Sunday, March 30, 2014

More "Conspiracy Theory" on Malaysia Arlines

There appears to be a new theory on the Malaysia Airlines plane, which I don't yet buy. I'll do the best I can to render it accurately, but to me it seems like a bunch of datapoints that may or may not be related tied together.

Apparently, there were some engineers on the plane heading to a conference in China. These engineers were patent holders of some military technology. They worked for Freescale Seminconductor.

There are also some big name tie ins to the story, such as Lord Rothschild and the Carlyle Group.

As best as I can tell from these blog posts,

http://qasimism.wordpress.com/2014/03/29/who-benefits-from-missing-flight-370/

http://www.westernjournalism.com/real-reason-flight-370-disappeared/ (Video included)

the flight going down and the engineers dying means that those shares of patents revert to Freescale Semiconductor and Lord Rothschild.

I still don't buy it when there are plenty of reasonable explanations for the disappearance of a plane over an area of water that is several times larger than the land mass of 'murca!

Believe it or not, flights go down mysteriously all the time. You just don't hear about it because you're not into aviation, and the media is too damn busy covering Miley Circus to tell you about it. I'm not even sure why this particular flight got any media attention. It was probably a slow news day and Congress hadn't done anything stupid yet.

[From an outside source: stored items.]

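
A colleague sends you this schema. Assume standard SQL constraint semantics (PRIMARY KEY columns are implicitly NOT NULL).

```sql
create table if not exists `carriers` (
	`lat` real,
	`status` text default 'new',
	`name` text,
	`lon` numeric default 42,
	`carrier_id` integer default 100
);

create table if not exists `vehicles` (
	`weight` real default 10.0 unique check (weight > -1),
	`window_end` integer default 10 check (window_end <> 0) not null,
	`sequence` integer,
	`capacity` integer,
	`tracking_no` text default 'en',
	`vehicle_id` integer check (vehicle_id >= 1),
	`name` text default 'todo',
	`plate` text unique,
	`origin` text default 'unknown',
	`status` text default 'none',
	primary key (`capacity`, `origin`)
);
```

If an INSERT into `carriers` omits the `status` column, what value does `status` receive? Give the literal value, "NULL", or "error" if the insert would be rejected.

status has an explicit DEFAULT 'new'.
When the column is omitted from an INSERT, that default is used.

'new'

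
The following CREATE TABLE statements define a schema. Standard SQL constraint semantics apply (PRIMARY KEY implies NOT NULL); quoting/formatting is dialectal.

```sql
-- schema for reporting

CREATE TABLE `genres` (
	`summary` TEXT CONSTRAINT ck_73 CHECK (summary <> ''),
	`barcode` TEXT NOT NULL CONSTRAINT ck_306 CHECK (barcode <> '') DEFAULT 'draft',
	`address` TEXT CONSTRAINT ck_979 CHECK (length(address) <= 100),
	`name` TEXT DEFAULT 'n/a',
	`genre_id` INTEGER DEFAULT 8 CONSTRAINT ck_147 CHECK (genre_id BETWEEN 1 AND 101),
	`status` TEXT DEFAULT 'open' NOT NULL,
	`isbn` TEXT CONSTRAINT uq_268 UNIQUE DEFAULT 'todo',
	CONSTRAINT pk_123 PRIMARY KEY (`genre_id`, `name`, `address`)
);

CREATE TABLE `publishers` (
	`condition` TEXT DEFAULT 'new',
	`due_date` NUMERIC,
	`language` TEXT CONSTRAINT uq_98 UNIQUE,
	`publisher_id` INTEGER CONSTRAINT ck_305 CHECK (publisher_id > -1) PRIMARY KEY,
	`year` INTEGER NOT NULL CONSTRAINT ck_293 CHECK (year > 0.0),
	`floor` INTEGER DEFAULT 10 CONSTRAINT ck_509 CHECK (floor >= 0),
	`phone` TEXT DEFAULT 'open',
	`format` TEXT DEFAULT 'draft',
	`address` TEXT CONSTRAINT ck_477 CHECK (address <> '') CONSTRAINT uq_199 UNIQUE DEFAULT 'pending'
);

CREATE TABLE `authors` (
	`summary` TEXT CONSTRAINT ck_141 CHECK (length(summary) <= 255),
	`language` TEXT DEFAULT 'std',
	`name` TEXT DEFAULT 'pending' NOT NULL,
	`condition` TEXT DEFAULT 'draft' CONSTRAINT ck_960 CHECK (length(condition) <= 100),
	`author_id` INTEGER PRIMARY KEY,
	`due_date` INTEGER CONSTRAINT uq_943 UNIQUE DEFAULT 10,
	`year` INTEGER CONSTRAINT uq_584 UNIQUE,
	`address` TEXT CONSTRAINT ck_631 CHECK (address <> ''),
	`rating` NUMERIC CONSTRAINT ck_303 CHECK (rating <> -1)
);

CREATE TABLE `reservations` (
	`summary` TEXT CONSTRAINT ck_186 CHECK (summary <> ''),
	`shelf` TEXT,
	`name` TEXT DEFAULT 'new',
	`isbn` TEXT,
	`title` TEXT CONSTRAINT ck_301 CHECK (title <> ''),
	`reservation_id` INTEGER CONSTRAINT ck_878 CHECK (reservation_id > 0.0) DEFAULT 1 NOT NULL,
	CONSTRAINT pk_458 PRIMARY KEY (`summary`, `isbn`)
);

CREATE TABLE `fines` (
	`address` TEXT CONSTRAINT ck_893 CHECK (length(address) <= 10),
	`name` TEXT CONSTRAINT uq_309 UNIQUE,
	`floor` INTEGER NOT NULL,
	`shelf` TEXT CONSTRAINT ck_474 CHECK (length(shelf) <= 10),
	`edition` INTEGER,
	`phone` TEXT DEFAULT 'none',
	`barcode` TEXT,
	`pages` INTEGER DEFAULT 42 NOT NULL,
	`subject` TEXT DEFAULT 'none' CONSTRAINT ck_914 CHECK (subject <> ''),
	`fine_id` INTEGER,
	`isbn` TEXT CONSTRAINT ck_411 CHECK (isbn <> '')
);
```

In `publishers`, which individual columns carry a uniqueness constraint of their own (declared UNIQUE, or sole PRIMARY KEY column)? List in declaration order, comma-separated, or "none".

language, publisher_id, address

- condition: no UNIQUE or single-column PK constraint.
- due_date: no UNIQUE or single-column PK constraint.
- language: declared UNIQUE → unique.
- publisher_id: single-column PRIMARY KEY → unique.
- year: no UNIQUE or single-column PK constraint.
- floor: no UNIQUE or single-column PK constraint.
- phone: no UNIQUE or single-column PK constraint.
- format: no UNIQUE or single-column PK constraint.
- address: declared UNIQUE → unique.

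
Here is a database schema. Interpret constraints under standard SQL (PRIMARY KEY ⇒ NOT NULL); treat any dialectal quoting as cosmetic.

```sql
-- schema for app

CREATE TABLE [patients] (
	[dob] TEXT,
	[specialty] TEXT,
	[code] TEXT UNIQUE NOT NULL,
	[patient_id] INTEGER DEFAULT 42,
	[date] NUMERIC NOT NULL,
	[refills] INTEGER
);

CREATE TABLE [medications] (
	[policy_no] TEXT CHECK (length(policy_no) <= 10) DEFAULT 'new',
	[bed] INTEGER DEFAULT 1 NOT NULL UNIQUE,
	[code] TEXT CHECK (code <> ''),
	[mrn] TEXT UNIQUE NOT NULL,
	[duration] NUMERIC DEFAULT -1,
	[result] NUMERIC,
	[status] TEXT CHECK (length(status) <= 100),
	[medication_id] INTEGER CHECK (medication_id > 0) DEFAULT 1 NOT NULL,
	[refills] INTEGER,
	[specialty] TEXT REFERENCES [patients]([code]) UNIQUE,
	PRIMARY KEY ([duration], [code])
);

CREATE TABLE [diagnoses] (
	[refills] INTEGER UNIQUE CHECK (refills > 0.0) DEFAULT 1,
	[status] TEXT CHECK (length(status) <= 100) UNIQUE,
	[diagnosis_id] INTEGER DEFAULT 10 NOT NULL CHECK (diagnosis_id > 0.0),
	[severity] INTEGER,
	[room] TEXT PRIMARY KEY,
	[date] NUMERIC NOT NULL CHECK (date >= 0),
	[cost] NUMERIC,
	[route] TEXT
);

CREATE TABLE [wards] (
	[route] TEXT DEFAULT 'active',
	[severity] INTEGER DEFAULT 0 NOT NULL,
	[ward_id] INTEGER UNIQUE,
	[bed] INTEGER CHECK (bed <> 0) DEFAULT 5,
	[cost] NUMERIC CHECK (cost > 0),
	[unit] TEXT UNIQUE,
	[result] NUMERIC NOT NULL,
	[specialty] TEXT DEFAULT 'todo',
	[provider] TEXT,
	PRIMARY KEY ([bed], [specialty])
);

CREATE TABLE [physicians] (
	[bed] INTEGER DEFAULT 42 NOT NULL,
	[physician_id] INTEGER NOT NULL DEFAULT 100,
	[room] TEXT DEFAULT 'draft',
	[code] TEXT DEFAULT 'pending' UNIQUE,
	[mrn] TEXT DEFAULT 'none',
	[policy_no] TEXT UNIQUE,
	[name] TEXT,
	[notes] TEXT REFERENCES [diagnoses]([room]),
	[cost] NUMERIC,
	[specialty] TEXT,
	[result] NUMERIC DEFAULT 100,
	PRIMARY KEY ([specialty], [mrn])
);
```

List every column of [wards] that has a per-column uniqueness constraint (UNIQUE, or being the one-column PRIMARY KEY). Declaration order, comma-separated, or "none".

ward_id, unit

- route: no UNIQUE or single-column PK constraint.
- severity: no UNIQUE or single-column PK constraint.
- ward_id: declared UNIQUE → unique.
- bed: part of a composite PRIMARY KEY — only the tuple is unique, not this column on its own.
- cost: no UNIQUE or single-column PK constraint.
- unit: declared UNIQUE → unique.
- result: no UNIQUE or single-column PK constraint.
- specialty: part of a composite PRIMARY KEY — only the tuple is unique, not this column on its own.
- provider: no UNIQUE or single-column PK constraint.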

Often when a plane goes down over water, it can take years, if not decades, to find the wreckage and determine the cause. Here is a flight that went down mysteriously over the Mediterranean. A journalist got a call from somebody claiming it was shot down by a missile. It took them many years to figure out what caused the flight to go down, which they ultimately determined had to be a bomb. They'll never know who planted it or why:



There are too many real world conspiracies to keep me busy without manufacturing my own. If the Malaysia Airlines flight was a conspiracy for some reason, fine. We'll get the evidence eventually. But tying in a bunch of datapoints with logical fallacies, such as Questionable Cause and Appeal to Fear, is not going to help.